President Obama may have swapped the BlackBerry for an encrypted Galaxy S4
Last week, the news broke out that President Obama is finally exiting his Luddite period, and ditching his BlackBerry for undisclosed smartphone. At the time, he complained that the new phone is actually not that smart, as the staff told him: "For security reasons -- this is a great phone, state-of-the-art -- but it doesn't take pictures, you can't text, the phone doesn't work, you can't play your music on it." Basically, "it’s like one of those ‘play phones’ you’d give to a three-year-old,” said the President.

Now, this is obviously a heavily modified smartphone, but what make and model could it be? Well, it turns out that there is there's just one mobile device that has been equipped with all the requirements of the Defense Information Systems Agency (DISA) that is in charge of the White House comms services - a so-called "hardened" Samsung Galaxy S4. Before you scoff at the notion that the president uses a three-year old phone, consider that is is not your typical S4. 
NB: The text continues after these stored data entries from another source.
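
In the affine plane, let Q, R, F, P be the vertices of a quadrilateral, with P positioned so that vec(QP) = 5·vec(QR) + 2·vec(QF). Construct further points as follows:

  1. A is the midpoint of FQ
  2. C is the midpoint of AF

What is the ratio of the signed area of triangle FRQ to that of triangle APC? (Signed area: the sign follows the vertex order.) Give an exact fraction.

Set Q = (0, 0), R = (1, 0), F = (0, 1), P = (5, 2); any affine frame gives the same invariant.
1. A is the midpoint of FQ ⇒ A = (0, 1/2)
2. C is the midpoint of AF ⇒ C = (0, 3/4)
2·[FRQ] = -1, 2·[APC] = 5/4
[FRQ]:[APC] = -1:5/4 = -4/5

[FRQ]:[APC] = -4/5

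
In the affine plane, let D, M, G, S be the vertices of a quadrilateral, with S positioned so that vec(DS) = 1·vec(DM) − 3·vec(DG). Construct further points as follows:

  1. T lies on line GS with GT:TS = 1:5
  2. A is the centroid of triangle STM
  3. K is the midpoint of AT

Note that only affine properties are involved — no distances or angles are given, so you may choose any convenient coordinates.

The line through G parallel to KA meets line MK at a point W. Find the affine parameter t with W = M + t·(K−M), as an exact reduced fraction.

Choose coordinates D = (0, 0), M = (1, 0), G = (0, 1), S = (1, -3).
1. T lies on line GS with GT:TS = 1:5 ⇒ T = (1/6, 1/3)
2. A is the centroid of triangle STM ⇒ A = (13/18, -8/9)
3. K is the midpoint of AT ⇒ K = (4/9, -5/18)
through G parallel to KA: direction (5/18, -11/18); meets MK at W = (5/9, -2/9)
W = M + t·(K−M) with t = 4/5

t = 4/5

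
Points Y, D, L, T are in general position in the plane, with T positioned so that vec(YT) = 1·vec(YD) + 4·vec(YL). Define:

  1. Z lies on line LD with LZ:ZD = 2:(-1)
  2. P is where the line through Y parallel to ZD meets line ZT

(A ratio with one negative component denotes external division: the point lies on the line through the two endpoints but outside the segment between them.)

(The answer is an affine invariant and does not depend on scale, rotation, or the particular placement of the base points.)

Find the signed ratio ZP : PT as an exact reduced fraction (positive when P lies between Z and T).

Assign Y = (0, 0), D = (1, 0), L = (0, 1), T = (1, 4) — the answer is frame-independent, so this choice is without loss of generality.
1. Z lies on line LD with LZ:ZD = 2:(-1) ⇒ Z = (2, -1)
2. P is where the line through Y parallel to ZD meets line ZT ⇒ P = (9/4, -9/4)
P = Z + t·(T−Z) with t = -1/4, so ZP:PT = t:(1−t) = -1/4:5/4

ZP:PT = -1/5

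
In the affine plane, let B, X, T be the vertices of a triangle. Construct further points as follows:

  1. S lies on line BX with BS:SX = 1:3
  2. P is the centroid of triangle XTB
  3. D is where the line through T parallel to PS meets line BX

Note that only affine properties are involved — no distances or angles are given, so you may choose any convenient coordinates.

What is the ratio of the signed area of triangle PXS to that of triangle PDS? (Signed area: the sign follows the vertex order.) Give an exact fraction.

Assign B = (0, 0), X = (1, 0), T = (0, 1) — the answer is frame-independent, so this choice is without loss of generality.
1. S lies on line BX with BS:SX = 1:3 ⇒ S = (1/4, 0)
2. P is the centroid of triangle XTB ⇒ P = (1/3, 1/3)
3. D is where the line through T parallel to PS meets line BX ⇒ D = (-1/4, 0)
2·[PXS] = -1/4, 2·[PDS] = 1/6
[PXS]:[PDS] = -1/4:1/6 = -3/2

[PXS]:[PDS] = -3/2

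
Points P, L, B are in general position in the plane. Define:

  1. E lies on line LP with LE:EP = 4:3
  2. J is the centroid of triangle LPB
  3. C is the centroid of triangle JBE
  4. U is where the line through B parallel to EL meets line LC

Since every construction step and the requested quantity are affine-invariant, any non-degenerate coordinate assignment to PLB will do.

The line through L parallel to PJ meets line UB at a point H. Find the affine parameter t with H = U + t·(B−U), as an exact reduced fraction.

t = 75/19

Assign P = (0, 0), L = (1, 0), B = (0, 1) — the answer is frame-independent, so this choice is without loss of generality.
1. E lies on line LP with LE:EP = 4:3 ⇒ E = (3/7, 0)
2. J is the centroid of triangle LPB ⇒ J = (1/3, 1/3)
3. C is the centroid of triangle JBE ⇒ C = (16/63, 4/9)
4. U is where the line through B parallel to EL meets line LC ⇒ U = (-19/28, 1)
through L parallel to PJ: direction (1/3, 1/3); meets UB at H = (2, 1)
H = U + t·(B−U) with t = 75/19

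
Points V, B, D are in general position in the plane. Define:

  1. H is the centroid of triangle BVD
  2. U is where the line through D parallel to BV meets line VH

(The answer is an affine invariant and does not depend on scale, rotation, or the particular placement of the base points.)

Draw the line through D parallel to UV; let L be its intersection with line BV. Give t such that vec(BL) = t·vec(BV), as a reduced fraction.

t = 2

Set V = (0, 0), B = (1, 0), D = (0, 1); any affine frame gives the same invariant.
1. H is the centroid of triangle BVD ⇒ H = (1/3, 1/3)
2. U is where the line through D parallel to BV meets line VH ⇒ U = (1, 1)
through D parallel to UV: direction (-1, -1); meets BV at L = (-1, 0)
L = B + t·(V−B) with t = 2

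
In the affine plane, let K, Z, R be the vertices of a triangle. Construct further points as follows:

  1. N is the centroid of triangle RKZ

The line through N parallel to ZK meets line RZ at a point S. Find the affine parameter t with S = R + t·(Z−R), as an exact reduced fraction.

Assign K = (0, 0), Z = (1, 0), R = (0, 1) — the answer is frame-independent, so this choice is without loss of generality.
1. N is the centroid of triangle RKZ ⇒ N = (1/3, 1/3)
through N parallel to ZK: direction (-1, 0); meets RZ at S = (2/3, 1/3)
S = R + t·(Z−R) with t = 2/3

t = 2/3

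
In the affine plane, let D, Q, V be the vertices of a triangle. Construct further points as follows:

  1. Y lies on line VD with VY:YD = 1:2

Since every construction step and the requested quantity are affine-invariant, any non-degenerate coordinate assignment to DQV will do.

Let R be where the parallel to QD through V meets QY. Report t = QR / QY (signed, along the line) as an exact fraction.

Set D = (0, 0), Q = (1, 0), V = (0, 1); any affine frame gives the same invariant.
1. Y lies on line VD with VY:YD = 1:2 ⇒ Y = (0, 2/3)
through V parallel to QD: direction (-1, 0); meets QY at R = (-1/2, 1)
R = Q + t·(Y−Q) with t = 3/2

t = 3/2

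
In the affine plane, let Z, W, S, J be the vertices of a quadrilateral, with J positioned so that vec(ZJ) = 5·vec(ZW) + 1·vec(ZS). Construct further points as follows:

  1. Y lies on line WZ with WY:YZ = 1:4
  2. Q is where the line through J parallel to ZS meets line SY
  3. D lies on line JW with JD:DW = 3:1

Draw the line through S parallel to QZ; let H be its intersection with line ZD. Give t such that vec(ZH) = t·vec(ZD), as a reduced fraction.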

Back in 2014, a bunch of Samsung phones went through the motions to get approved for the Department of Defense's Mobility Classified Capability-Secret (DMCC-S) program, mainly because of Samsung's KNOX enterprise-grade security. Out of those phones, currently only the S4 is still approved to access the classified SIPRNet defense network, so that's most likely what Obama is using at the moment. Still, there seem to be plenty of extra restrictions placed on the purported S4, like the ability to install only a preset variety of Android apps from DISA's Mobile Application Store, or placing calls only via switchboards or secure VoIP functionality. 

The first to test drive the "hardened" Galaxy S4 was Secretary of State John Kerry, so there is every chance that Obama might have been taken on the same path. In any case, we can't help but chuckle at the fact that the President may be using Samsung's latest and greatest for 2014.